America needs to disabuse itself of the notion that the sanctions are causing a precipitous decline in the popularity of Putin. It is not uncommon today to find numerous media accounts in the West testifying to this very issue, with many supposedly Western experts on Russian politics declaring predictions about when, not if, Putin will finally be ousted by a dissatisfied populace. Most survey polling data in Russia today, and no not all of these polling facilities are simple sycophants of the Russian government, have President Putin hovering as high as 80% approval during these difficult times, marked most powerfully by the decline of the Russian ruble. In America, where economic problems immediately and automatically translate into dismal popularity ratings for its politicians, it is easy to see where such assumptions come from. Inexplicably, we in the West seem to ignore the fact that it is relatively easy to characterize and position the decline of the ruble as a direct consequence of Western interference in the Russian economy, i.e. a result of Western sanctions against Russia. Putin for his part took a relatively stable and steady approach to the ruble crisis, saying he did not approve the Central Bank overreacting and burning through Russia’s hard-earned cash reserves and that slow progressive countermeasures would be enacted that would see the return of a healthy ruble over the course of the next two years.
But the year 2014, looking deeper within Putin’s speech, may end up being a watershed turning point year for the Russian Federation. Putin emphasized that it is necessary and indeed essential that Russia strengthen its domestic economy and domestic sources of economic production so as to not be as vulnerable and dependent upon a world market that is too often connected to the priorities and interests of the United States. If Russia truly does make inroads to enact measures that might achieve this goal long-term, then the entire nature of the Russian-American global relationship could change fundamentally.

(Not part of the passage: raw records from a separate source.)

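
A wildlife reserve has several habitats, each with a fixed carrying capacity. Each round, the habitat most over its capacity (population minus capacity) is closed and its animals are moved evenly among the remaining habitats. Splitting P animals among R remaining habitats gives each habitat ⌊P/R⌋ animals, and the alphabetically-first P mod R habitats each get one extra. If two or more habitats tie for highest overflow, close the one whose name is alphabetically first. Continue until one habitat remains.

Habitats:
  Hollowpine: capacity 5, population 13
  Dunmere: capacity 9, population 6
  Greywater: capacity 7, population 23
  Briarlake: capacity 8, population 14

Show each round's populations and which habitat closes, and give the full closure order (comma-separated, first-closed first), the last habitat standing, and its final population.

Round 1: Briarlake=14 Dunmere=6 Greywater=23 Hollowpine=13 → close Greywater (overflow 16)
  23÷3 = 7 each, +1 to first 2
Round 2: Briarlake=22 Dunmere=14 Hollowpine=20 → close Hollowpine (overflow 15)
  20÷2 = 10 each, +1 to first 0
Round 3: Briarlake=32 Dunmere=24 → close Briarlake (overflow 24)
  32÷1 = 32 each, +1 to first 0

Closure order: Greywater, Hollowpine, Briarlake
Last habitat: Dunmere with 56 animals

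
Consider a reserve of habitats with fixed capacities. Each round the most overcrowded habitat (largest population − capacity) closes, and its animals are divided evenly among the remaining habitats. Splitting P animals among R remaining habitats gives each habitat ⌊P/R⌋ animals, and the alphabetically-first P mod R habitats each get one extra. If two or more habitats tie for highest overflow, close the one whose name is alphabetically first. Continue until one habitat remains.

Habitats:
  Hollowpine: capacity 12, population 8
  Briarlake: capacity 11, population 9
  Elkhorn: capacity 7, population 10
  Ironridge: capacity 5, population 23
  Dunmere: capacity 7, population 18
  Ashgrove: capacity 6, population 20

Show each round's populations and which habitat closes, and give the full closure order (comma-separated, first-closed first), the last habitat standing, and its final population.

Round 1: Ashgrove=20 Briarlake=9 Dunmere=18 Elkhorn=10 Hollowpine=8 Ironridge=23 → close Ironridge (overflow 18)
  23÷5 = 4 each, +1 to first 3
Round 2: Ashgrove=25 Briarlake=14 Dunmere=23 Elkhorn=14 Hollowpine=12 → close Ashgrove (overflow 19)
  25÷4 = 6 each, +1 to first 1
Round 3: Briarlake=21 Dunmere=29 Elkhorn=20 Hollowpine=18 → close Dunmere (overflow 22)
  29÷3 = 9 each, +1 to first 2
Round 4: Briarlake=31 Elkhorn=30 Hollowpine=27 → close Elkhorn (overflow 23)
  30÷2 = 15 each, +1 to first 0
Round 5: Briarlake=46 Hollowpine=42 → close Briarlake (overflow 35)
  46÷1 = 46 each, +1 to first 0

Closure order: Ironridge, Ashgrove, Dunmere, Elkhorn, Briarlake
Last habitat: Hollowpine with 88 animals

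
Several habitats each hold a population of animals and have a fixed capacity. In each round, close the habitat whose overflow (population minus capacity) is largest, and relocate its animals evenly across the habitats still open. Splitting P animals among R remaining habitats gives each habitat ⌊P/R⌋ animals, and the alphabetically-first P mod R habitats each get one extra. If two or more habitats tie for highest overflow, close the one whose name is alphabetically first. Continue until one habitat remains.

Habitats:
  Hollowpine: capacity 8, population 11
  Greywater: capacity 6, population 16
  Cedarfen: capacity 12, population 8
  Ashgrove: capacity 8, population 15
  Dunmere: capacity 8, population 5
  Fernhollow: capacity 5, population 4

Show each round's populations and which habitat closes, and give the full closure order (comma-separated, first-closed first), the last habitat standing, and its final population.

Round 1: Ashgrove=15 Cedarfen=8 Dunmere=5 Fernhollow=4 Greywater=16 Hollowpine=11 → close Greywater (overflow 10)
  16÷5 = 3 each, +1 to first 1
Round 2: Ashgrove=19 Cedarfen=11 Dunmere=8 Fernhollow=7 Hollowpine=14 → close Ashgrove (overflow 11)
  19÷4 = 4 each, +1 to first 3
Round 3: Cedarfen=16 Dunmere=13 Fernhollow=12 Hollowpine=18 → close Hollowpine (overflow 10)
  18÷3 = 6 each, +1 to first 0
Round 4: Cedarfen=22 Dunmere=19 Fernhollow=18 → close Fernhollow (overflow 13)
  18÷2 = 9 each, +1 to first 0
Round 5: Cedarfen=31 Dunmere=28 → close Dunmere (overflow 20)
  28÷1 = 28 each, +1 to first 0

Closure order: Greywater, Ashgrove, Hollowpine, Fernhollow, Dunmere
Last habitat: Cedarfen with 59 animals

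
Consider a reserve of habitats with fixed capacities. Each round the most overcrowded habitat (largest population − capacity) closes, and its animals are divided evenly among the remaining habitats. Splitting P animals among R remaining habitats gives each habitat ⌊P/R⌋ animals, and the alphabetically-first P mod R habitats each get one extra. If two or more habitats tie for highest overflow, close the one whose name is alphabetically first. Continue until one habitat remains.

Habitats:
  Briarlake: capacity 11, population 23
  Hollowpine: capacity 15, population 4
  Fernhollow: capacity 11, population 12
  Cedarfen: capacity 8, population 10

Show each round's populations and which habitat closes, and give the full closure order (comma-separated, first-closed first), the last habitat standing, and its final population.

Closure order: Briarlake, Cedarfen, Fernhollow
Last habitat: Hollowpine with 49 animals

Round 1: Briarlake=23 Cedarfen=10 Fernhollow=12 Hollowpine=4 → close Briarlake (overflow 12)
  23÷3 = 7 each, +1 to first 2
Round 2: Cedarfen=18 Fernhollow=20 Hollowpine=11 → close Cedarfen (overflow 10)
  18÷2 = 9 each, +1 to first 0
Round 3: Fernhollow=29 Hollowpine=20 → close Fernhollow (overflow 18)
  29÷1 = 29 each, +1 to first 0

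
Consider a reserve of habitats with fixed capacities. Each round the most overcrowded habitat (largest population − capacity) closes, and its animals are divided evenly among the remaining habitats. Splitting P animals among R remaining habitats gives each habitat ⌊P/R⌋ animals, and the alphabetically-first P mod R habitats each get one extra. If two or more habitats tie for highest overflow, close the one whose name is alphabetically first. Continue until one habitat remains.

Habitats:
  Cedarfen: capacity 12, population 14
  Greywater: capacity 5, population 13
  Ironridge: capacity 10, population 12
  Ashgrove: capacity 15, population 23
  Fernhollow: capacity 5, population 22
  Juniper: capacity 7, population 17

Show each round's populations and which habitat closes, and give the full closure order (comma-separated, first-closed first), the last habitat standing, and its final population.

Closure order: Fernhollow, Juniper, Ashgrove, Greywater, Cedarfen
Last habitat: Ironridge with 101 animals

Round 1: Ashgrove=23 Cedarfen=14 Fernhollow=22 Greywater=13 Ironridge=12 Juniper=17 → close Fernhollow (overflow 17)
  22÷5 = 4 each, +1 to first 2
Round 2: Ashgrove=28 Cedarfen=19 Greywater=17 Ironridge=16 Juniper=21 → close Juniper (overflow 14)
  21÷4 = 5 each, +1 to first 1
Round 3: Ashgrove=34 Cedarfen=24 Greywater=22 Ironridge=21 → close Ashgrove (overflow 19)
  34÷3 = 11 each, +1 to first 1
Round 4: Cedarfen=36 Greywater=33 Ironridge=32 → close Greywater (overflow 28)
  33÷2 = 16 each, +1 to first 1
Round 5: Cedarfen=53 Ironridge=48 → close Cedarfen (overflow 41)
  53÷1 = 53 each, +1 to first 0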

So here we sit, once again looking at a Cold War-like detente between Russia and America with the latter side utterly confident that its maneuvers and actions will have the desired deterrent effect on the former, bringing it to heel and making it more compliant with Western interests. But what we might be seeing instead is the impetus for creating a new Russian strategy for an economic future that will engender greater political power and more global independence. America right now sits in a position of strength, convinced it has Russia on the ropes and backed into a corner. Anyone who has even the slightest familiarity with Russian history knows that it has been just such occurrences in the past where the Russian state has usually acted in a completely unanticipated and antithetical way. Acting against the expectations of foreigners is almost a rite of passage for Russia. I do not believe the current situation in Russia is going to result in the ouster of President Putin, in the collapse of the Russian economy, or even in something as symbolically simple as Russia capitulating to Western demands on Ukraine. I find it much more likely that the events of 2014 will make the more nuanced thinkers and more profound strategic analysts in Russia devise an alternative path towards a future that will make it less vulnerable and less dependent on what it considers to be the whims of Western strategy. The recent massive economic cooperation agreement signed with China easily fits into this perspective.
So it might end up painfully surprising for the United States if its actions, done very much in the style of the Cold War, create motivations in Russia that really were not there beforehand. The greatest irony in all of this might be seeing old American punishment creating new Russian strength. Most disturbing of all, while this irony could create a more level global playing field between Russia and America, I fear this equality would not create a stronger cooperative partnership between the two countries.